The spacecraft, one of four Galileo IOV satellites in orbit, went offline on May 27 at 12:30 UTC and will be "unavailable until further notice," according to a Notice Advisory to Galileo Users (NAGU 2014014) posted by the European GNSS Service Center (EGSC). Launched on October 12, 2012, the satellite is named "Sif" after a Danish child who took part in a European Commission's Galileo children's drawing competition.

On July 11, the EGSC issued NAGUs announcing that due to a "planned partial outage" the other three IOV satellites would be unavailable for use beginning yesterday and continuing until July 25.

Earlier news reports suggested that a failure of the hydrogen maser could have caused the outage, but GSAT0104 actually uses a rubidium atomic frequency standard to generate its time. In any case, satellite experts says that the satellite's clock is not behind the failure.

An investigation to determine the cause of the problem is still ongoing, but sources who wish to remain anonymous say that all of these SSPA-related components are non-redundant, meaning they could be responsible for a so-called “single-point failure.” Should the investigation identify any of these as the cause of the problem, there will be little or nothing that can be done to fix it. So the risk of a total loss of one IOV satellite, although not yet confirmed, is real, they say.
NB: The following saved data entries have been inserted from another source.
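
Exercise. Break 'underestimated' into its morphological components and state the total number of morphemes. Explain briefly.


Step 1: Identify prefix: 'under' (meaning: beneath/insufficient)
Step 2: Identify root: 'estimate'
Step 3: Identify suffix(es): 'ed'
Decomposition: under- (prefix: beneath/insufficient) + estimate (root) + -ed (suffix: past)
Total morphemes: 3

3 morphemes (under- (prefix: beneath/insufficient) + estimate (root) + -ed (suffix: past))


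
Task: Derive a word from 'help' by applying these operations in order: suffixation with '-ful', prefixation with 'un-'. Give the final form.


Step 1: Add suffix '-ful' to 'help' = 'helpful'
Step 2: Add prefix 'un-' to 'helpful' = 'unhelpful'

unhelpful


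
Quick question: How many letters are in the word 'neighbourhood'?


Spell out 'neighbourhood' and number each letter: n(1), e(2), i(3), g(4), h(5), b(6), o(7), u(8), r(9), h(10), o(11), o(12), d(13). Total: 13 letters.

13


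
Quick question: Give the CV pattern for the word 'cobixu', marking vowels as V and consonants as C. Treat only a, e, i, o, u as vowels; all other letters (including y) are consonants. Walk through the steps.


Letter mapping: c = C, o = V, b = C, i = V, x = C, u = V.

CVCVCV


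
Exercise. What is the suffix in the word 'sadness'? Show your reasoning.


The word 'sadness' = 'sad' (root) + '-ness' (suffix). The suffix is '-ness'.

ness


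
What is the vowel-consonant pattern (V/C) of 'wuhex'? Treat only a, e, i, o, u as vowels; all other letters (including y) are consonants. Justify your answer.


Letter mapping: w = C, u = V, h = C, e = V, x = C.

CVCVC


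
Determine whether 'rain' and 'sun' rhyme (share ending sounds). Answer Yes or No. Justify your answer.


Rime (stressed vowel + following sounds) of 'rain': -ain = /eɪn/
Rime of 'sun': -un = /ʌn/
/eɪn/ and /ʌn/ are different ending sounds, so the words do not rhyme.

No


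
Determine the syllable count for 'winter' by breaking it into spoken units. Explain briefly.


Break 'winter' into syllables: win-ter -> win | ter = 2 syllables

2 syllables


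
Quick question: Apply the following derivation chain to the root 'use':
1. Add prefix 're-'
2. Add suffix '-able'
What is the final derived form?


Step 1: Add prefix 're-' to 'use' = 'reuse'
Step 2: Add suffix '-able' to 'reuse' = 'reusable'

reusable


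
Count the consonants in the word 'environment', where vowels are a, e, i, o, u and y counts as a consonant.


Consonants in 'environment': n, v, r, n, m, n, t = 7 consonants.

7


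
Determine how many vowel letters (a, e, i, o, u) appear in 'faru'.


Vowels in 'faru': a, u = 2 vowels.

2


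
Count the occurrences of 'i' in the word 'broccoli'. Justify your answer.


Letter 'i' in 'broccoli': found at position(s) 8 = 1 occurrence(s).

1


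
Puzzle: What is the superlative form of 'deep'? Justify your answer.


Apply superlative formation (add -est): 'deep' -> 'deepest'.

deepest


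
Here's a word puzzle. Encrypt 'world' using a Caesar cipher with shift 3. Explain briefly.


Shift each letter by 3: w -> z, o -> r, r -> u, l -> o, d -> g. Result: 'zruog'.

zruog


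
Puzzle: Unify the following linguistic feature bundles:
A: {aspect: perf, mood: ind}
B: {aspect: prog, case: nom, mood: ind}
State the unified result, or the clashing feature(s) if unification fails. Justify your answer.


Compare features:
aspect: A=perf vs B=prog -> CLASH
case: A=_ vs B=nom -> unified: nom
mood: A=ind vs B=ind -> unified: ind
Clash detected on feature 'aspect' (perf vs prog); unification fails.

CLASH on 'aspect' (perf vs prog)


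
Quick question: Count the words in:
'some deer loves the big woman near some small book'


Split into words: some | deer | loves | the | big | woman | near | some | small | book = 10 words.

10


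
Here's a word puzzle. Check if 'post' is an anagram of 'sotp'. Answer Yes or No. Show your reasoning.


Sorted letters of 'post': 'opst'
Sorted letters of 'sotp': 'opst'
They match.

Yes


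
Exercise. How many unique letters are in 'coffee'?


Unique letters in 'coffee': {c, e, f, o} = 4 distinct letters.

4


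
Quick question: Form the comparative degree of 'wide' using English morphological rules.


Apply comparative formation (ends in e: add -r): 'wide' -> 'wider'.

wider


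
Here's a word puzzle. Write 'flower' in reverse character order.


Reverse 'flower' character by character: 'rewolf'.

rewolf


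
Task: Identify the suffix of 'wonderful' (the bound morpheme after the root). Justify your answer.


The word 'wonderful' = 'wonder' (root) + '-ful' (suffix). The suffix is '-ful'.

ful


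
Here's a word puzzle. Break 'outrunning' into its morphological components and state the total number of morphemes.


Step 1: Identify prefix: 'out' (meaning: surpass)
Step 2: Identify root: 'run'
Step 3: Identify suffix(es): 'ing'
Decomposition: out- (prefix: surpass) + run (root) + -ing (suffix: ongoing action)
Total morphemes: 3

3 morphemes (out- (prefix: surpass) + run (root) + -ing (suffix: ongoing action))


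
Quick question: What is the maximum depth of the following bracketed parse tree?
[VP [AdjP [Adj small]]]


Count bracket nesting levels:
'[' at pos 0: depth = 1
'[' at pos 4: depth = 2
'[' at pos 10: depth = 3
Maximum depth reached: 3

3


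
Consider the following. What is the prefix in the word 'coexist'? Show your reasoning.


The word 'coexist' = 'co' (prefix) + 'exist' (root). The prefix is 'co'.

co


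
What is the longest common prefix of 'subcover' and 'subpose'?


Compare from the start: 3 characters match: 'sub'. Mismatch at position 4: 'c' vs 'p'.

sub


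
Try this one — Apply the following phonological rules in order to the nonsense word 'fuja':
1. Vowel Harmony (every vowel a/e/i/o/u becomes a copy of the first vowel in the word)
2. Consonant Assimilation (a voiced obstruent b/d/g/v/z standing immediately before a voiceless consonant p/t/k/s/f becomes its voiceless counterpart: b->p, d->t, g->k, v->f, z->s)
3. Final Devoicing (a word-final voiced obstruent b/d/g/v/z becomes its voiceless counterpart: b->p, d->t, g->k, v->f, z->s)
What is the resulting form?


Starting form: 'fuja'
Rule 1: Vowel Harmony: all vowels become 'u' (matching first vowel). 'fuja' -> 'fuju'
Rule 2: Consonant Assimilation: no voiced obstruent (b/d/g/v/z) stands immediately before a voiceless consonant (p/t/k/s/f). No change.
Rule 3: Final Devoicing: the word ends in the vowel 'u', not a consonant. No change.
Final form: 'fuju'

fuju


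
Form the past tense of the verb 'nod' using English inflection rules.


Apply rule: Double final consonant and add -ed. 'nod' becomes 'nodded'.

nodded


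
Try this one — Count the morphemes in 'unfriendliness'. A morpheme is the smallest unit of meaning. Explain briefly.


Decomposition: un- (prefix) + friend (root) + -ly (suffix) + -ness (suffix) = 4 morpheme(s)

4 morphemes


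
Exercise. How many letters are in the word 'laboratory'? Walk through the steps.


Spell out 'laboratory' and number each letter: l(1), a(2), b(3), o(4), r(5), a(6), t(7), o(8), r(9), y(10). Total: 10 letters.

10


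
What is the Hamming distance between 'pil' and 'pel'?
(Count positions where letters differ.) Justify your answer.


Alignment:
Position 1: 'p' vs 'p' = match
Position 2: 'i' vs 'e' = DIFFER
Position 3: 'l' vs 'l' = match
Total differences: 1

1


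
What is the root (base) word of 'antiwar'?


Remove prefix 'anti' from 'antiwar' to get root 'war'.

war


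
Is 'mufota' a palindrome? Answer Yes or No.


Forward: 'mufota'
Reversed: 'atofum'
They differ.

No


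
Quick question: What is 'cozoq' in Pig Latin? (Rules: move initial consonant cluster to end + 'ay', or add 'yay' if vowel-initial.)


'cozoq': move consonant cluster 'c' to end and add 'ay': 'ozoqcay'.

ozoqcay


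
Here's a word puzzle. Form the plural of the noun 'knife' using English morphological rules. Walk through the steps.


Apply rule: Change -fe to -ves. 'knife' becomes 'knives'.

knives


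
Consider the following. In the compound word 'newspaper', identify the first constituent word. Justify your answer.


Split 'newspaper' into 'news' + 'paper'. The first part is 'news'.

news


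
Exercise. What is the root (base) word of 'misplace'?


Remove prefix 'mis' from 'misplace' to get root 'place'.

place


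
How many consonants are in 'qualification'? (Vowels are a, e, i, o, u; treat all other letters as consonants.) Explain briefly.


Consonants in 'qualification': q, l, f, c, t, n = 6 consonants.

6


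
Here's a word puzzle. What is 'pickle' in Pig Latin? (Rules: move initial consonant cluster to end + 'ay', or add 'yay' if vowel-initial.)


'pickle': move consonant cluster 'p' to end and add 'ay': 'icklepay'.

icklepay


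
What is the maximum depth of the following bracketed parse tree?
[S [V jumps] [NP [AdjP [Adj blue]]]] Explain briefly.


Count bracket nesting levels:
'[' at pos 0: depth = 1
'[' at pos 3: depth = 2
'[' at pos 13: depth = 2
'[' at pos 17: depth = 3
'[' at pos 23: depth = 4
Maximum depth reached: 4

4


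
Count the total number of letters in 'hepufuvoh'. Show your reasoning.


Spell out 'hepufuvoh' and number each letter: h(1), e(2), p(3), u(4), f(5), u(6), v(7), o(8), h(9). Total: 9 letters.

9


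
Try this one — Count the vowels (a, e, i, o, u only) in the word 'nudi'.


Vowels in 'nudi': u, i = 2 vowels.

2


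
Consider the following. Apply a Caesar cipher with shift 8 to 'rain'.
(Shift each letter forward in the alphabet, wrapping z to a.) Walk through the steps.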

Although a silver lining is certainly hard to find in faltering hardware whose value in terms of labor, material, and political clout is enormous, sources who spoke with Inside GNSS are quick to point out that the next Galileo satellites in line for launch, built by OHB-System, feature a substantially different payload design, compared to the faulty Astrium-built satellite now in orbit.

News of the potential total loss of the Galileo IOV spacecraft has certainly shaken the EU/ESA team and will provide new fuel for detractors, but Galileo yea-sayers don’t appear ready to throw in the towel. A strong feeling persists in Brussels that despite this latest as yet unidentified technical problem, the need for a European GNSS, i.e., Galileo, is more pressing than ever, for two reasons, proponents say:

·      First, the massive Glonass outages in April showed that GNSS is potentially vulnerable, but that a multi-constellation approach can circumvent the problem at user level. Under the European Commission’s plan, a dedicated service-provision organization, the European GNSSS Agency (GSA), will be charged with guaranteeing the continuity, reliability, and affordability of the Galileo service.

·      Second, for political reasons, Russia and China have been tightening their cooperation arrangements; the “Western world,” say our sources, needs to complement GPS with another GNSS, including for military purposes.